Figure 3.

Kinetics of precise IES excision and imprecise DNA elimination. (A) Distribution of ESs in all samples. Samples are named and ordered according to developmental stage (DEV1 to DEV4), time course (tc2, tc3, tc4, tc5, tc6), and C-level (indicated above the plot). Hierarchical clustering of ESs confirmed that samples from the same developmental stage (DEV1 to DEV4) group together (Supplemental Fig. S4C). Inside each developmental stage, for a given C-level, we have ordered the samples using their median ES score. For each time course, old MAC fragments (FRAG) were also sorted as controls. The black dot is the median, and the vertical black line spans the second and third quartiles. (B) TE and IES coverage during autogamy. The mean depth coverage distribution is represented as a boxplot. For each data set described in A, the gray boxplot shows TE coverage; the white, IES coverage. The percentage of the MIC genome covered by the sequencing reads is indicated above each pair of boxplots. (C) Abundance of telomere addition sites during autogamy.
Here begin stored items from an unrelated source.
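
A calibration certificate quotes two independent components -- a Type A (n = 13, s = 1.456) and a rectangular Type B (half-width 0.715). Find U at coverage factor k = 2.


u_A = s / sqrt(n) = 1.456 / sqrt(13) = 0.40382174
u_B = half_width / sqrt(3) = 0.715 / sqrt(3) = 0.41280544
uc = sqrt(u_A^2 + u_B^2) = sqrt(0.40382174^2 + 0.41280544^2) = 0.57747756
U = k * uc = 2 * 0.57747756
U = 1.1550

1.1550


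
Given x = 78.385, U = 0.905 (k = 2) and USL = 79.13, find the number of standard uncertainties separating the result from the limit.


u = U / k = 0.905 / 2 = 0.4525
margin = |USL - x| = |79.13 - 78.385| = 0.745
z = margin / u = 0.745 / 0.4525
z = 1.6464

1.6464


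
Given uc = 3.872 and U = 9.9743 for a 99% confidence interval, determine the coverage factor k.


k = U / uc
k = 9.9743 / 3.872
k = 2.576

2.576


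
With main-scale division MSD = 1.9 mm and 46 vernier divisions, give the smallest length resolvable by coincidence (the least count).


LC = MSD / n_div
= 1.9 / 46
= 0.0413

0.0413


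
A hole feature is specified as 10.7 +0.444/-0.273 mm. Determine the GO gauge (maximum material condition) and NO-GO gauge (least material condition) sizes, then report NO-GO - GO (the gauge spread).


GO = nominal - lower_tol (smallest hole = maximum material condition)
GO = 10.7 - 0.273 = 10.427
NO-GO = nominal + upper_tol (largest hole = least material condition)
NO-GO = 10.7 + 0.444 = 11.144
spread = NO-GO - GO = 11.144 - 10.427 = 0.7170

0.7170


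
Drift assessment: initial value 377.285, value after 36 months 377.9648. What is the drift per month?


rate = (v2 - v1) / months
= (377.9648 - 377.285) / 36
= 0.6798 / 36
= 0.0189

0.0189


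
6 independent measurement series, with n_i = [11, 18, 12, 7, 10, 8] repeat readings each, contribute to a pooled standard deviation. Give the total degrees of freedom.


nu = sum_i (n_i - 1)
nu = ((11 - 1) + (18 - 1) + (12 - 1) + (7 - 1) + (10 - 1) + (8 - 1))
nu = 10 + 17 + 11 + 6 + 9 + 7
nu = 60

60


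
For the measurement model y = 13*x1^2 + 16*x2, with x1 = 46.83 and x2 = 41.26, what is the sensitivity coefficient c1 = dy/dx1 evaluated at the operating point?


y = 13*x1^2 + 16*x2
dy/dx1 = 2*13*x1
Evaluate at x1 = 46.83: c1 = 26 * 46.83
c1 = 1217.5800

1217.5800


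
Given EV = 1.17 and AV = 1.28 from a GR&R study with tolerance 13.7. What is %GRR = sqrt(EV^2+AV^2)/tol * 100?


GRR = sqrt(EV^2 + AV^2) = sqrt(1.17^2 + 1.28^2) = 1.7341569
%GRR = GRR / tol * 100 = 1.7341569 / 13.7 * 100
%GRR = 12.6581

12.6581


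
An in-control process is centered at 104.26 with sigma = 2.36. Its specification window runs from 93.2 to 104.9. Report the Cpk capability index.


Cpu = (USL - mean) / (3*sigma) = (104.9 - 104.26) / (3*2.36) = 0.0904
Cpl = (mean - LSL) / (3*sigma) = (104.26 - 93.2) / (3*2.36) = 1.5621
Cpk = min(Cpu, Cpl) = 0.0904

0.0904


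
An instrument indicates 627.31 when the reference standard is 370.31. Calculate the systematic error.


Systematic error = measured - true
= 627.31 - 370.31
= 257.0000

257.0000


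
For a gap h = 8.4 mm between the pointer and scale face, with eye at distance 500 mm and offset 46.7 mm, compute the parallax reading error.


error = h * offset / d
= 8.4 * 46.7 / 500
= 0.7846

0.7846


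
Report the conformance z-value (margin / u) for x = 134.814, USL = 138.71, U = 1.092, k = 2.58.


u = U / k = 1.092 / 2.58 = 0.42325581
margin = |USL - x| = |138.71 - 134.814| = 3.896
z = margin / u = 3.896 / 0.42325581
z = 9.2048

9.2048


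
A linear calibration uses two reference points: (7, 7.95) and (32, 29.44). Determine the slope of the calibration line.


slope = (y2 - y1) / (x2 - x1)
= (29.44 - 7.95) / (32 - 7)
= 21.4900 / 25
= 0.8596

0.8596


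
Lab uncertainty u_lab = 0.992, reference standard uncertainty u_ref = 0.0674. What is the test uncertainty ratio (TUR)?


TUR = u_lab / u_ref
= 0.992 / 0.0674
= 14.7181

14.7181


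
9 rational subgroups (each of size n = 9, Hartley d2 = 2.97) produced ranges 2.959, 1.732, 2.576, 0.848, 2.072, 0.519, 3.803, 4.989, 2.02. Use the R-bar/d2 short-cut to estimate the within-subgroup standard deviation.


R_bar = (2.959 + 1.732 + 2.576 + 0.848 + 2.072 + 0.519 + 3.803 + 4.989 + 2.02) / 9
R_bar = 21.518 / 9 = 2.3908889
sigma_hat = R_bar / d2 = 2.3908889 / 2.97 = 0.8050

0.8050


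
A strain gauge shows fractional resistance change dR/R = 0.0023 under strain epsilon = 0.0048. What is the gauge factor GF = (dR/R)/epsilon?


GF = (dR/R) / epsilon
= 0.0023 / 0.0048
= 0.4792

0.4792


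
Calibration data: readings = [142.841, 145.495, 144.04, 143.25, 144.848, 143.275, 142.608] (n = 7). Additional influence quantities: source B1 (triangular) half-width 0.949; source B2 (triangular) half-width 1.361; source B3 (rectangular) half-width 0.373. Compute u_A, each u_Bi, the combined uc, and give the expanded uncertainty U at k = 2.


mean = (142.841 + 145.495 + 144.04 + 143.25 + 144.848 + 143.275 + 142.608) / 7 = 143.7652857
s = sqrt(sum((x - mean)^2)/(n-1)) = 1.0754196
u_A = s / sqrt(n) = 1.0754196 / sqrt(7) = 0.4064704
u_B1 = 0.949 / sqrt(6) = 0.38742763
u_B2 = 1.361 / sqrt(6) = 0.55562592
u_B3 = 0.373 / sqrt(3) = 0.21535165
uc = sqrt(0.4064704^2 + 0.38742763^2 + 0.55562592^2 + 0.21535165^2) = 0.81878865
U = k * uc = 2 * 0.81878865
U = 1.6376

1.6376


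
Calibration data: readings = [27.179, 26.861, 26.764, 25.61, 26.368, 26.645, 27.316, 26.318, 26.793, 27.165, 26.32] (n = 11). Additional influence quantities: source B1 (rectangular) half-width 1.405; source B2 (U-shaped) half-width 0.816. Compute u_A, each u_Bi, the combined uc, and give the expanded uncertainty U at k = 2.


mean = (27.179 + 26.861 + 26.764 + 25.61 + 26.368 + 26.645 + 27.316 + 26.318 + 26.793 + 27.165 + 26.32) / 11 = 26.66718182
s = sqrt(sum((x - mean)^2)/(n-1)) = 0.49432921
u_A = s / sqrt(n) = 0.49432921 / sqrt(11) = 0.14904586
u_B1 = 1.405 / sqrt(3) = 0.81117713
u_B2 = 0.816 / sqrt(2) = 0.57699913
uc = sqrt(0.14904586^2 + 0.81117713^2 + 0.57699913^2) = 1.006554
U = k * uc = 2 * 1.006554
U = 2.0131

2.0131


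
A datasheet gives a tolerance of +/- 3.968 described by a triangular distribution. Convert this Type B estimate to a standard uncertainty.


u_B = half_width / sqrt(6)
u_B = 3.968 / 2.4494897
u_B = 1.6199

1.6199


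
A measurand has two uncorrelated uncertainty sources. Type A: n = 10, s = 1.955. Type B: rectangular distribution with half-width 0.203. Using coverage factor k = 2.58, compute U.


u_A = s / sqrt(n) = 1.955 / sqrt(10) = 0.61822528
u_B = half_width / sqrt(3) = 0.203 / sqrt(3) = 0.1172021
uc = sqrt(u_A^2 + u_B^2) = sqrt(0.61822528^2 + 0.1172021^2) = 0.6292367
U = k * uc = 2.58 * 0.6292367
U = 1.6234

1.6234


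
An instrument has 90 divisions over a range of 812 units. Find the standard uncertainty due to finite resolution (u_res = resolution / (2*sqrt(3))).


resolution = range / divisions
resolution = 812 / 90 = 9.0222222
u_res = resolution / (2*sqrt(3))
u_res = 9.0222222 / 3.4641016
u_res = 2.6045

2.6045


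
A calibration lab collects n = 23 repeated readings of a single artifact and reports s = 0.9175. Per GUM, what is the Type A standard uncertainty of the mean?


u_A = s / sqrt(n)
u_A = 0.9175 / sqrt(23)
u_A = 0.9175 / 4.7958315
u_A = 0.1913

0.1913


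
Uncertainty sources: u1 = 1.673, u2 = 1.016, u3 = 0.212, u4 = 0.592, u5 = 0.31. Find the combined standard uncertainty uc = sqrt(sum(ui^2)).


uc = sqrt(1.673^2 + 1.016^2 + 0.212^2 + 0.592^2 + 0.31^2)
uc = sqrt(4.322693)
uc = 2.0791

2.0791


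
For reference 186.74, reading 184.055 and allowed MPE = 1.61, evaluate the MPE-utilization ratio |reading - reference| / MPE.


e = indication - reference = 184.055 - 186.74 = -2.6850
|e| = 2.6850
ratio = |e| / MPE = 2.6850 / 1.61
ratio = 1.6677

1.6677


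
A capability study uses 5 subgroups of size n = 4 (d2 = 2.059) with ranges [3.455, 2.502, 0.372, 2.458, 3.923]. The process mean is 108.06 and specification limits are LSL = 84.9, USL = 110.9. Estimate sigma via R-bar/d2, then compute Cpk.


R_bar = (3.455 + 2.502 + 0.372 + 2.458 + 3.923) / 5 = 2.542
sigma = R_bar / d2 = 2.542 / 2.059 = 1.2345799
Cp = (USL - LSL)/(6*sigma) = (110.9 - 84.9)/(6*1.2345799) = 3.5100
Cpu = (110.9 - 108.06)/(3*1.2345799) = 0.7668
Cpl = (108.06 - 84.9)/(3*1.2345799) = 6.2531
Cpk = min(Cpu, Cpl) = 0.7668

0.7668


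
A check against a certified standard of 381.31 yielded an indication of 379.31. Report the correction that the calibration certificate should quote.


Correction = standard - reading
= 381.31 - 379.31
= 2.0000

2.0000


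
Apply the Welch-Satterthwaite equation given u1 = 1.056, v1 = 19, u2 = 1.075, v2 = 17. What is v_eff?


uc = sqrt(u1^2 + u2^2) = sqrt(1.056^2 + 1.075^2) = 1.5069044
v_eff = uc^4 / (u1^4/v1 + u2^4/v2)
= 1.5069044^4 / (1.056^4/19 + 1.075^4/17)
= 5.1563549 / 0.14400587
v_eff = 35.8066

35.8066


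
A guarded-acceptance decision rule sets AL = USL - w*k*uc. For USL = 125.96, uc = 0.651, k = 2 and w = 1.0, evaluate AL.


U = k * uc = 2 * 0.651 = 1.302
guard band g = w * U = 1.0 * 1.302 = 1.302
AL = USL - g = 125.96 - 1.302
AL = 124.6580

124.6580


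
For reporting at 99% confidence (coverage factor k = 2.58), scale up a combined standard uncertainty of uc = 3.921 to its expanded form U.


U = k * uc
U = 2.58 * 3.921
U = 10.1162

10.1162


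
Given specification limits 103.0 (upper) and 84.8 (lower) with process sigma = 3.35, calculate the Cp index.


Cp = (USL - LSL) / (6 * sigma)
= (103.0 - 84.8) / (6 * 3.35)
= 18.2000 / 20.1000
= 0.9055

0.9055


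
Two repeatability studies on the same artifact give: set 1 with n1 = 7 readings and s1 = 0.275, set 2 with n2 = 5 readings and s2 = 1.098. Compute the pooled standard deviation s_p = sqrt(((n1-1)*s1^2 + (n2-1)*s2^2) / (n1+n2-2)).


s_p = sqrt(((n1-1)*s1^2 + (n2-1)*s2^2) / (n1+n2-2))
numerator = (7-1)*0.275^2 + (5-1)*1.098^2 = 0.45375 + 4.822416 = 5.276166
denominator = 7 + 5 - 2 = 10
s_p^2 = 5.276166 / 10 = 0.5276166
s_p = sqrt(0.5276166) = 0.7264

0.7264


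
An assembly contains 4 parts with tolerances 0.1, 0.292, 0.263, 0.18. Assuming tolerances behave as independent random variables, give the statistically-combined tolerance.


RSS = sqrt(0.1^2 + 0.292^2 + 0.263^2 + 0.18^2)
= sqrt(0.196833)
= 0.4437

0.4437


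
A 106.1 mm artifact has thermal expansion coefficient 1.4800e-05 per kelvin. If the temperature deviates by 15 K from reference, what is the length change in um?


dL = L * alpha * dT
= 106.1 * 1.4800e-05 * 15
= 0.0235542 mm
dL_um = 0.0235542 * 1000 = 23.5542 um

23.5542


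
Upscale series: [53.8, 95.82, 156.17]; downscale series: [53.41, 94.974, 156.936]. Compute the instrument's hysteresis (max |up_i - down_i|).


|53.8 - 53.41| = 0.3900
|95.82 - 94.974| = 0.8460
|156.17 - 156.936| = 0.7660
hysteresis = max(diffs) = 0.8460

0.8460


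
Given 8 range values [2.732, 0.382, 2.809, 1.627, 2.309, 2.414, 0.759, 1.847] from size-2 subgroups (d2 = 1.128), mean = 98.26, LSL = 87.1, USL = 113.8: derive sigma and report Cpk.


R_bar = (2.732 + 0.382 + 2.809 + 1.627 + 2.309 + 2.414 + 0.759 + 1.847) / 8 = 1.859875
sigma = R_bar / d2 = 1.859875 / 1.128 = 1.6488254
Cp = (USL - LSL)/(6*sigma) = (113.8 - 87.1)/(6*1.6488254) = 2.6989
Cpu = (113.8 - 98.26)/(3*1.6488254) = 3.1416
Cpl = (98.26 - 87.1)/(3*1.6488254) = 2.2562
Cpk = min(Cpu, Cpl) = 2.2562

2.2562


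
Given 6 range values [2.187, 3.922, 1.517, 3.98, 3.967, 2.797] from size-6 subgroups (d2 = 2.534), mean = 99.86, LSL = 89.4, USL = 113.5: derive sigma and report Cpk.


R_bar = (2.187 + 3.922 + 1.517 + 3.98 + 3.967 + 2.797) / 6 = 3.0616667
sigma = R_bar / d2 = 3.0616667 / 2.534 = 1.2082347
Cp = (USL - LSL)/(6*sigma) = (113.5 - 89.4)/(6*1.2082347) = 3.3244
Cpu = (113.5 - 99.86)/(3*1.2082347) = 3.7631
Cpl = (99.86 - 89.4)/(3*1.2082347) = 2.8858
Cpk = min(Cpu, Cpl) = 2.8858

2.8858


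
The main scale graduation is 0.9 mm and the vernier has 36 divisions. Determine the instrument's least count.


LC = MSD / n_div
= 0.9 / 36
= 0.0250

0.0250


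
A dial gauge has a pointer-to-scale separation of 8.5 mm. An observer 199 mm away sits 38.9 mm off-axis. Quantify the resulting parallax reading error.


error = h * offset / d
= 8.5 * 38.9 / 199
= 1.6616

1.6616


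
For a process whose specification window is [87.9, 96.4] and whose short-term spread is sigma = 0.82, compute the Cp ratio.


Cp = (USL - LSL) / (6 * sigma)
= (96.4 - 87.9) / (6 * 0.82)
= 8.5000 / 4.9200
= 1.7276

1.7276


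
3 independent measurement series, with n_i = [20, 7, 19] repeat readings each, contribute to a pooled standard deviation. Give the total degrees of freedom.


nu = sum_i (n_i - 1)
nu = ((20 - 1) + (7 - 1) + (19 - 1))
nu = 19 + 6 + 18
nu = 43

43


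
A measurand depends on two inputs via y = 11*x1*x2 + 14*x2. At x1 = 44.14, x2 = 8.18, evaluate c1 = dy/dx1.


y = 11*x1*x2 + 14*x2
dy/dx1 = 11*x2
Evaluate at x2 = 8.18: c1 = 11 * 8.18
c1 = 89.9800

89.9800


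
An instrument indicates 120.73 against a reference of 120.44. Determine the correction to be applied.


Correction = standard - reading
= 120.44 - 120.73
= -0.2900

-0.2900


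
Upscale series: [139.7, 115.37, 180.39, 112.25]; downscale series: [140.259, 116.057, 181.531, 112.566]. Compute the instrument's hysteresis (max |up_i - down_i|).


|139.7 - 140.259| = 0.5590
|115.37 - 116.057| = 0.6870
|180.39 - 181.531| = 1.1410
|112.25 - 112.566| = 0.3160
hysteresis = max(diffs) = 1.1410

1.1410


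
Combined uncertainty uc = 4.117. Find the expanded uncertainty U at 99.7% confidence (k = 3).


U = k * uc
U = 3 * 4.117
U = 12.3510

12.3510


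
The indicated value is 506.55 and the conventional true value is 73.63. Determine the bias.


Systematic error = measured - true
= 506.55 - 73.63
= 432.9200

432.9200


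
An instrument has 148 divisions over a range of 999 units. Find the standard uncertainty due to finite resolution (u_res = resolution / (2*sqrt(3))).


resolution = range / divisions
resolution = 999 / 148 = 6.75
u_res = resolution / (2*sqrt(3))
u_res = 6.75 / 3.4641016
u_res = 1.9486

1.9486


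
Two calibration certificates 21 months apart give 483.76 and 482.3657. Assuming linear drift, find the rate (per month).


rate = (v2 - v1) / months
= (482.3657 - 483.76) / 21
= -1.3943 / 21
= -0.0664

-0.0664


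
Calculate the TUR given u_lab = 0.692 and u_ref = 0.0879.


TUR = u_lab / u_ref
= 0.692 / 0.0879
= 7.8726

7.8726


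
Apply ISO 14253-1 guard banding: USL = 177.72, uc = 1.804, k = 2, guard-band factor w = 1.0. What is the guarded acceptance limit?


U = k * uc = 2 * 1.804 = 3.608
guard band g = w * U = 1.0 * 3.608 = 3.608
AL = USL - g = 177.72 - 3.608
AL = 174.1120

174.1120


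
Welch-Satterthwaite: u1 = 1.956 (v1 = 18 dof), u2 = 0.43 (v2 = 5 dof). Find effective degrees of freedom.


uc = sqrt(u1^2 + u2^2) = sqrt(1.956^2 + 0.43^2) = 2.0027072
v_eff = uc^4 / (u1^4/v1 + u2^4/v2)
= 2.0027072^4 / (1.956^4/18 + 0.43^4/5)
= 16.086806 / 0.82004795
v_eff = 19.6169

19.6169


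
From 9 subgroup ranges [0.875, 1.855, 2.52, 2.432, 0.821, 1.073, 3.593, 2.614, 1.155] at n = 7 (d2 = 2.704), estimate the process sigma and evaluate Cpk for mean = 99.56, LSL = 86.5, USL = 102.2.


R_bar = (0.875 + 1.855 + 2.52 + 2.432 + 0.821 + 1.073 + 3.593 + 2.614 + 1.155) / 9 = 1.882
sigma = R_bar / d2 = 1.882 / 2.704 = 0.69600592
Cp = (USL - LSL)/(6*sigma) = (102.2 - 86.5)/(6*0.69600592) = 3.7595
Cpu = (102.2 - 99.56)/(3*0.69600592) = 1.2644
Cpl = (99.56 - 86.5)/(3*0.69600592) = 6.2547
Cpk = min(Cpu, Cpl) = 1.2644

1.2644


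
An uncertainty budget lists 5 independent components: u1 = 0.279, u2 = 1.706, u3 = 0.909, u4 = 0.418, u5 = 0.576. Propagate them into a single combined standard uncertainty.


uc = sqrt(0.279^2 + 1.706^2 + 0.909^2 + 0.418^2 + 0.576^2)
uc = sqrt(4.321058)
uc = 2.0787

2.0787


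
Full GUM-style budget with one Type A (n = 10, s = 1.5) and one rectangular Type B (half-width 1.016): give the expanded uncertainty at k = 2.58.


u_A = s / sqrt(n) = 1.5 / sqrt(10) = 0.47434165
u_B = half_width / sqrt(3) = 1.016 / sqrt(3) = 0.58658787
uc = sqrt(u_A^2 + u_B^2) = sqrt(0.47434165^2 + 0.58658787^2) = 0.75437745
U = k * uc = 2.58 * 0.75437745
U = 1.9463

1.9463


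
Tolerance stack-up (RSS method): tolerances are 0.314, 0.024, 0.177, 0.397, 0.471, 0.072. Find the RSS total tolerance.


RSS = sqrt(0.314^2 + 0.024^2 + 0.177^2 + 0.397^2 + 0.471^2 + 0.072^2)
= sqrt(0.515135)
= 0.7177

0.7177


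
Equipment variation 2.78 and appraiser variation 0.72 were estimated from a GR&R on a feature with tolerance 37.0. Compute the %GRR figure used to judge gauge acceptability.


GRR = sqrt(EV^2 + AV^2) = sqrt(2.78^2 + 0.72^2) = 2.8717242
%GRR = GRR / tol * 100 = 2.8717242 / 37.0 * 100
%GRR = 7.7614

7.7614


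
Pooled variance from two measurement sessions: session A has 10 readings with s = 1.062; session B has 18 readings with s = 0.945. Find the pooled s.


s_p = sqrt(((n1-1)*s1^2 + (n2-1)*s2^2) / (n1+n2-2))
numerator = (10-1)*1.062^2 + (18-1)*0.945^2 = 10.150596 + 15.181425 = 25.332021
denominator = 10 + 18 - 2 = 26
s_p^2 = 25.332021 / 26 = 0.9743085
s_p = sqrt(0.9743085) = 0.9871

0.9871


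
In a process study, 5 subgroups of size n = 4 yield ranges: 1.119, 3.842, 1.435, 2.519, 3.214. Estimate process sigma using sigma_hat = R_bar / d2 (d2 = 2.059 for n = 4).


R_bar = (1.119 + 3.842 + 1.435 + 2.519 + 3.214) / 5
R_bar = 12.129 / 5 = 2.4258
sigma_hat = R_bar / d2 = 2.4258 / 2.059 = 1.1781

1.1781


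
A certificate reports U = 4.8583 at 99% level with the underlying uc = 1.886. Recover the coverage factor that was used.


k = U / uc
k = 4.8583 / 1.886
k = 2.576

2.576


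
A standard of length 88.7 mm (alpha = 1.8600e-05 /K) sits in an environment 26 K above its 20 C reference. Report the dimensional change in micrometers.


dL = L * alpha * dT
= 88.7 * 1.8600e-05 * 26
= 0.0428953 mm
dL_um = 0.0428953 * 1000 = 42.8953 um

42.8953


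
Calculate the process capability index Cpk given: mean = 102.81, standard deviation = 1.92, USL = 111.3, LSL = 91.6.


Cpu = (USL - mean) / (3*sigma) = (111.3 - 102.81) / (3*1.92) = 1.4740
Cpl = (mean - LSL) / (3*sigma) = (102.81 - 91.6) / (3*1.92) = 1.9462
Cpk = min(Cpu, Cpl) = 1.4740

1.4740


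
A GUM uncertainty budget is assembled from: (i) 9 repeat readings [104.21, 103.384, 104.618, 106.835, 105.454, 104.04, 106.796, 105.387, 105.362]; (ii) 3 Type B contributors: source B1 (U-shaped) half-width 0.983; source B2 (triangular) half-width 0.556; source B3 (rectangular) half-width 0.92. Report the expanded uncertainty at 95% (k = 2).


mean = (104.21 + 103.384 + 104.618 + 106.835 + 105.454 + 104.04 + 106.796 + 105.387 + 105.362) / 9 = 105.1206667
s = sqrt(sum((x - mean)^2)/(n-1)) = 1.1859493
u_A = s / sqrt(n) = 1.1859493 / sqrt(9) = 0.39531643
u_B1 = 0.983 / sqrt(2) = 0.69508597
u_B2 = 0.556 / sqrt(6) = 0.22698605
u_B3 = 0.92 / sqrt(3) = 0.53116225
uc = sqrt(0.39531643^2 + 0.69508597^2 + 0.22698605^2 + 0.53116225^2) = 0.98644594
U = k * uc = 2 * 0.98644594
U = 1.9729

1.9729


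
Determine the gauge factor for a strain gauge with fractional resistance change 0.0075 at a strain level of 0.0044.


GF = (dR/R) / epsilon
= 0.0075 / 0.0044
= 1.7045

1.7045


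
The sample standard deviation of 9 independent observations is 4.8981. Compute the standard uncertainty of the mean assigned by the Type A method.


u_A = s / sqrt(n)
u_A = 4.8981 / sqrt(9)
u_A = 4.8981 / 3
u_A = 1.6327

1.6327


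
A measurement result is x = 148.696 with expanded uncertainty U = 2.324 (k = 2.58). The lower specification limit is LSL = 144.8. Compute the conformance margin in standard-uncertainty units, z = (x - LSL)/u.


u = U / k = 2.324 / 2.58 = 0.90077519
margin = |LSL - x| = |144.8 - 148.696| = 3.896
z = margin / u = 3.896 / 0.90077519
z = 4.3252

4.3252


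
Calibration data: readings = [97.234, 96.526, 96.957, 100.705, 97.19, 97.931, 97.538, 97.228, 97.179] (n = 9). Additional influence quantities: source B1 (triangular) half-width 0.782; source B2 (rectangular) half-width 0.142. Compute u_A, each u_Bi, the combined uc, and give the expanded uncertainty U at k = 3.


mean = (97.234 + 96.526 + 96.957 + 100.705 + 97.19 + 97.931 + 97.538 + 97.228 + 97.179) / 9 = 97.60977778
s = sqrt(sum((x - mean)^2)/(n-1)) = 1.2215858
u_A = s / sqrt(n) = 1.2215858 / sqrt(9) = 0.40719527
u_B1 = 0.782 / sqrt(6) = 0.31925016
u_B2 = 0.142 / sqrt(3) = 0.081983738
uc = sqrt(0.40719527^2 + 0.31925016^2 + 0.081983738^2) = 0.52387974
U = k * uc = 3 * 0.52387974
U = 1.5716

1.5716


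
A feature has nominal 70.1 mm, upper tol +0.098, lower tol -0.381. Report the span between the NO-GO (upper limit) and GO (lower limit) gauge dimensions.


GO = nominal - lower_tol (smallest hole = maximum material condition)
GO = 70.1 - 0.381 = 69.719
NO-GO = nominal + upper_tol (largest hole = least material condition)
NO-GO = 70.1 + 0.098 = 70.198
spread = NO-GO - GO = 70.198 - 69.719 = 0.4790

0.4790


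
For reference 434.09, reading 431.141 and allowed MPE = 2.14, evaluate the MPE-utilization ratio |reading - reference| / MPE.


e = indication - reference = 431.141 - 434.09 = -2.9490
|e| = 2.9490
ratio = |e| / MPE = 2.9490 / 2.14
ratio = 1.3780

1.3780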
The schema above the bars illustrates the method for detection of telomere addition sites using the sequencing data. For each data set, the bar shows the normalized number (per million mapped reads [RPM]) of detected telomere addition sites localized at <10 nt (black), between 10 and 100 nt (dark gray), and >100 nt (light gray) from an IES. (D) Quantification of IES–IES junctions. All putative molecules resulting from ligation of excised IES ends (see Supplemental Fig. S5A,B) are counted and normalized using sequencing depth. The percentage of IESs involved in at least one IES–IES junction is indicated above the barplot.